English housebuilders asking residents to sign non-disclosure agreements
Housebuilders in England that carry out repairs on new-build homes are asking residents to sign non-disclosure agreements, an MP has alleged.
Clive Betts, MP for Sheffield South East and chairman of Parliament’s housing committee, told BBC Radio 4’s Money Box programme that the practice was appalling and would not be acceptable in other industries.
He said housebuilders needed to be more open about what work had been required as systemic defects might affect other properties, too.
He told the Money Box programme: “If this kind of thing happens in the car industry for example, car companies have to tell their customers, issue a recall, and get the problem fixed. I don’t see why it should be any different when it comes to buying houses.”
Paula Higgins, chief executive of property advice group HomeOwners Alliance, said the practice was very prevalent and should be banned.
She stated that the practive is “a form of blackmail to ensure that housebuilders keep their reputations intact.”
Ms Higgins said buyers of new-build properties needed to go into a purchase with their eyes open and do everything they could to know exactly what they were buying.
She added: “New homes can be riskier than old homes because you do not know what you are buying. It is natural that expectations for quality are high with new builds but there can be huge issues that you are stuck with if you complete a purchase.£
Ms Higgins advised prospective buyers to get a snagging survey before making a purchase to spot any defects. If a developer does not allow a snagging survey to be done before completing on a property, buyers should get one as soon as possible after they have moved in, she added.
While some defects can be minor, others can be very serious, such as problems with plumbing and sewerage systems, brickwork, or foundations, The Sunday Telegraph reports.
However, the Home Builders Federation, a trade association for the home building industry in England and Wales, said the practice was “not widely used” by housebuilders.
A spokesman said: “Settlement agreements are legal contracts that are used by businesses across all sectors. They are not widely used by housebuilders and when they are it tends to be with regards to details of compensation payments, sometimes at the request of the customer.”

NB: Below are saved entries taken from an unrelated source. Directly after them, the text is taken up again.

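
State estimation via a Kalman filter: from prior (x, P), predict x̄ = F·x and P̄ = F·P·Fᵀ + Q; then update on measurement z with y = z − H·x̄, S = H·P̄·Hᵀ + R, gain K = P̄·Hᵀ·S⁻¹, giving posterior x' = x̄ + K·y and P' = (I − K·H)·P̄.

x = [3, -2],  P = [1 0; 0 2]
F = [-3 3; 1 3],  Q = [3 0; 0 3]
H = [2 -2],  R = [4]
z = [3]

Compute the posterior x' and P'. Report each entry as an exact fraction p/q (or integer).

x' = [-285/46, -327/46]
P' = [465/23 450/23; 450/23 457/23]

x̄ = F·x = [-15, -3]
P̄ = F·P·Fᵀ + Q = [30 15; 15 22]
y = z − H·x̄ = [27]
S = H·P̄·Hᵀ + R = [92]
K = P̄·Hᵀ·S⁻¹ = [15/46; -7/46]
x' = x̄ + K·y = [-285/46, -327/46]
P' = (I − K·H)·P̄ = [465/23 450/23; 450/23 457/23]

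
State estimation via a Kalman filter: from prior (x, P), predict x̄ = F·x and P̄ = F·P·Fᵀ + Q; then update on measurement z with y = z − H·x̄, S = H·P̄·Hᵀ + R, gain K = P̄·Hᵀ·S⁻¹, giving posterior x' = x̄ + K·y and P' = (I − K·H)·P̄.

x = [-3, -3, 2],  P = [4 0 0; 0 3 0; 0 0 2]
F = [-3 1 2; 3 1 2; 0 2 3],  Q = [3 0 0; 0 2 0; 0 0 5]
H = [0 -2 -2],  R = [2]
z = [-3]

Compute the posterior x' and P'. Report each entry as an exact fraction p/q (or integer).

x̄ = F·x = [10, -8, 0]
P̄ = F·P·Fᵀ + Q = [50 -25 18; -25 49 18; 18 18 35]
y = z − H·x̄ = [-19]
S = H·P̄·Hᵀ + R = [482]
K = P̄·Hᵀ·S⁻¹ = [7/241; -67/241; -53/241]
x' = x̄ + K·y = [2277/241, -655/241, 1007/241]
P' = (I − K·H)·P̄ = [11952/241 -5087/241 5080/241; -5087/241 2831/241 -2764/241; 5080/241 -2764/241 2817/241]

x' = [2277/241, -655/241, 1007/241]
P' = [11952/241 -5087/241 5080/241; -5087/241 2831/241 -2764/241; 5080/241 -2764/241 2817/241]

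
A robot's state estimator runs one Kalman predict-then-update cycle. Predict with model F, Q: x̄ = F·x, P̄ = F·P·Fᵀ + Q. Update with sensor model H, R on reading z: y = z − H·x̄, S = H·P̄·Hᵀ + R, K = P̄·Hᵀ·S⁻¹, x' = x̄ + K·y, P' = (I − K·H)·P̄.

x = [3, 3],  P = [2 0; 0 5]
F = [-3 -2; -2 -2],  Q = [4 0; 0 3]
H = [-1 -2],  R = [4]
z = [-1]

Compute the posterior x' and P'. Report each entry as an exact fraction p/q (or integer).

x' = [-115/149, 92/149]
P' = [640/149 -214/149; -214/149 201/149]

x̄ = F·x = [-15, -12]
P̄ = F·P·Fᵀ + Q = [42 32; 32 31]
y = z − H·x̄ = [-40]
S = H·P̄·Hᵀ + R = [298]
K = P̄·Hᵀ·S⁻¹ = [-53/149; -47/149]
x' = x̄ + K·y = [-115/149, 92/149]
P' = (I − K·H)·P̄ = [640/149 -214/149; -214/149 201/149]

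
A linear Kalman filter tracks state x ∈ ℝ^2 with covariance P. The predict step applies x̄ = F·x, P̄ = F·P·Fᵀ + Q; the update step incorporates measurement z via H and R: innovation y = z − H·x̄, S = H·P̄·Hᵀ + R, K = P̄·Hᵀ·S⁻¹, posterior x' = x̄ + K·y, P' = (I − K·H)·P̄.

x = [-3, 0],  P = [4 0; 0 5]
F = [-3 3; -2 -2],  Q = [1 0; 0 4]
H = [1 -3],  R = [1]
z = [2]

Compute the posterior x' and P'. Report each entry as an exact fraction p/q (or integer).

x' = [5411/479, 1488/479]
P' = [29278/479 9726/479; 9726/479 3284/479]

x̄ = F·x = [9, 6]
P̄ = F·P·Fᵀ + Q = [82 -6; -6 40]
y = z − H·x̄ = [11]
S = H·P̄·Hᵀ + R = [479]
K = P̄·Hᵀ·S⁻¹ = [100/479; -126/479]
x' = x̄ + K·y = [5411/479, 1488/479]
P' = (I − K·H)·P̄ = [29278/479 9726/479; 9726/479 3284/479]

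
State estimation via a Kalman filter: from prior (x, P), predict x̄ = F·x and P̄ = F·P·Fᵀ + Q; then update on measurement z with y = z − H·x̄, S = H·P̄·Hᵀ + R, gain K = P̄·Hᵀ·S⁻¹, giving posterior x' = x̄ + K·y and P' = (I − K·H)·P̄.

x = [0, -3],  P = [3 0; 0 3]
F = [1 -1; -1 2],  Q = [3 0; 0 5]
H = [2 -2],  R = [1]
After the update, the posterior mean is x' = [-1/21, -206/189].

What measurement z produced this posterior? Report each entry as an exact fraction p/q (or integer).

z = [2]

x̄ = F·x = [3, -6]
P̄ = F·P·Fᵀ + Q = [9 -9; -9 20]
S = H·P̄·Hᵀ + R = [189]
K = P̄·Hᵀ·S⁻¹ = [4/21; -58/189]
x' − x̄ = [-64/21, 928/189] = K·y
y = (KᵀK)⁻¹·Kᵀ·(x' − x̄) = [-16]
z = y + H·x̄ = [-16] + [18] = [2]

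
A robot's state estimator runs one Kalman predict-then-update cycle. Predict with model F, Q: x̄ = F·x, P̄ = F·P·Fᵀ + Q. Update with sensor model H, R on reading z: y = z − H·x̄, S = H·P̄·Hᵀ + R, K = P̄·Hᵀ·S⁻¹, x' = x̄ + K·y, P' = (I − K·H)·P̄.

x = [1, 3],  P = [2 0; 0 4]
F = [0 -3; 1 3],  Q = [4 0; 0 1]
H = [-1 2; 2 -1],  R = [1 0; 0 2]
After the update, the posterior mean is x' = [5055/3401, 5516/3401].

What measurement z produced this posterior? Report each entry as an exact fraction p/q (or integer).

z = [2, 2]

x̄ = F·x = [-9, 10]
P̄ = F·P·Fᵀ + Q = [40 -36; -36 39]
S = H·P̄·Hᵀ + R = [341 -338; -338 345]
K = P̄·Hᵀ·S⁻¹ = [568/3401 1700/3401; 1812/3401 681/3401]
x' − x̄ = [35664/3401, -28494/3401] = K·y
y = (KᵀK)⁻¹·Kᵀ·(x' − x̄) = [-27, 30]
z = y + H·x̄ = [-27, 30] + [29, -28] = [2, 2]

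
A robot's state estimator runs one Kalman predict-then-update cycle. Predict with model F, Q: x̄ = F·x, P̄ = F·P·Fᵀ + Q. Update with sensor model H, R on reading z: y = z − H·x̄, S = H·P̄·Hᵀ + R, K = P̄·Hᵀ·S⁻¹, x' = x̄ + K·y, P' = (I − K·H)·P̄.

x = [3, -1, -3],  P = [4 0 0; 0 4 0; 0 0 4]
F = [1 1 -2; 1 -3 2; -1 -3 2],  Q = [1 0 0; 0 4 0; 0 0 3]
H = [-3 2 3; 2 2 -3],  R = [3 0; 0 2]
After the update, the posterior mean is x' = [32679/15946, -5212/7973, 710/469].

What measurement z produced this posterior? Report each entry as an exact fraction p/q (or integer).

z = [-3, -2]

x̄ = F·x = [8, 0, -6]
P̄ = F·P·Fᵀ + Q = [25 -24 -32; -24 60 48; -32 48 59]
S = H·P̄·Hᵀ + R = [2439 -873; -873 489]
K = P̄·Hᵀ·S⁻¹ = [-2393/47838 5315/47838; 5636/23919 2180/7973; 176/1407 -103/1407]
x' − x̄ = [-94889/15946, -5212/7973, 3524/469] = K·y
y = (KᵀK)⁻¹·Kᵀ·(x' − x̄) = [39, -36]
z = y + H·x̄ = [39, -36] + [-42, 34] = [-3, -2]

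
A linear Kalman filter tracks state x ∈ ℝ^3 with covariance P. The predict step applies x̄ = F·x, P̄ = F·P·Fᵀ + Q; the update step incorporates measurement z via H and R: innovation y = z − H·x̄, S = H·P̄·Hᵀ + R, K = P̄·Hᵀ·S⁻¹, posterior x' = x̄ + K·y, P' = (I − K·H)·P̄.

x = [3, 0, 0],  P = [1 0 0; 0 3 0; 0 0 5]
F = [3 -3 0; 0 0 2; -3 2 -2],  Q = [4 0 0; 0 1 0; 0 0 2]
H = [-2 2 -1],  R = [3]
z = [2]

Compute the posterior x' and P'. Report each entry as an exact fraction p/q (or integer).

x̄ = F·x = [9, 0, -9]
P̄ = F·P·Fᵀ + Q = [40 0 -27; 0 21 -20; -27 -20 43]
y = z − H·x̄ = [11]
S = H·P̄·Hᵀ + R = [262]
K = P̄·Hᵀ·S⁻¹ = [-53/262; 31/131; -29/262]
x' = x̄ + K·y = [1775/262, 341/131, -2677/262]
P' = (I − K·H)·P̄ = [7671/262 1643/131 -8611/262; 1643/131 829/131 -1721/131; -8611/262 -1721/131 10425/262]

x' = [1775/262, 341/131, -2677/262]
P' = [7671/262 1643/131 -8611/262; 1643/131 829/131 -1721/131; -8611/262 -1721/131 10425/262]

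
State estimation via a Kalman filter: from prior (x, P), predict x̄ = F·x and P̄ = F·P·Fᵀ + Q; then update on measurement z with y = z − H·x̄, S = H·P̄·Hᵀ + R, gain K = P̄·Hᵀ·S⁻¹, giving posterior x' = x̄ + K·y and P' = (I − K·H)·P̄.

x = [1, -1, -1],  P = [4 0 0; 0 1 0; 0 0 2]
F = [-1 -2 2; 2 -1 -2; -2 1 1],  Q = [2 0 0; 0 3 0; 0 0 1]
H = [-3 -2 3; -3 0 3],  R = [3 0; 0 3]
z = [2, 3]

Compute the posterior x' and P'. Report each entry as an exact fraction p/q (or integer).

x' = [-5011/5983, 3476/5983, 956/5983]
P' = [24446/5983 -7518/5983 21286/5983; -7518/5983 8274/5983 -4809/5983; 21286/5983 -4809/5983 20000/5983]

x̄ = F·x = [-1, 5, -4]
P̄ = F·P·Fᵀ + Q = [18 -14 10; -14 28 -21; 10 -21 20]
y = z − H·x̄ = [21, 12]
S = H·P̄·Hᵀ + R = [361 204; 204 165]
K = P̄·Hᵀ·S⁻¹ = [1852/5983 -3160/5983; -2807/5983 2709/5983; 1920/5983 -1286/5983]
x' = x̄ + K·y = [-5011/5983, 3476/5983, 956/5983]
P' = (I − K·H)·P̄ = [24446/5983 -7518/5983 21286/5983; -7518/5983 8274/5983 -4809/5983; 21286/5983 -4809/5983 20000/5983]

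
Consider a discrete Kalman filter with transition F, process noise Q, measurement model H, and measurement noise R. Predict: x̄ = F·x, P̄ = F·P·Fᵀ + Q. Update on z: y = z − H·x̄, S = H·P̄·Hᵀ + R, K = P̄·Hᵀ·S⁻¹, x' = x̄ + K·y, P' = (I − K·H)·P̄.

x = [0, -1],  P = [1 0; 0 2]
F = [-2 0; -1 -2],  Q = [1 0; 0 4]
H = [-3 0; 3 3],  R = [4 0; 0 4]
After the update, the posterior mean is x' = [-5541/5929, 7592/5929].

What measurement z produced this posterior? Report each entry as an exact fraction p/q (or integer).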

There were 244,000 new homes built in 2019 to 2020, according to government figures, the highest number of homes built in a year since 1987.
The Daily Telegraph has previously campaigned against allowing gagging orders to protect companies and silence whistleblowers at the expense of the public.
A Telegraph investigation revealed a number of individuals had been paid large sums of money under NDAs by Sir Philip Green to prevent allegations of sexual misconduct and racial abuse from being aired in public.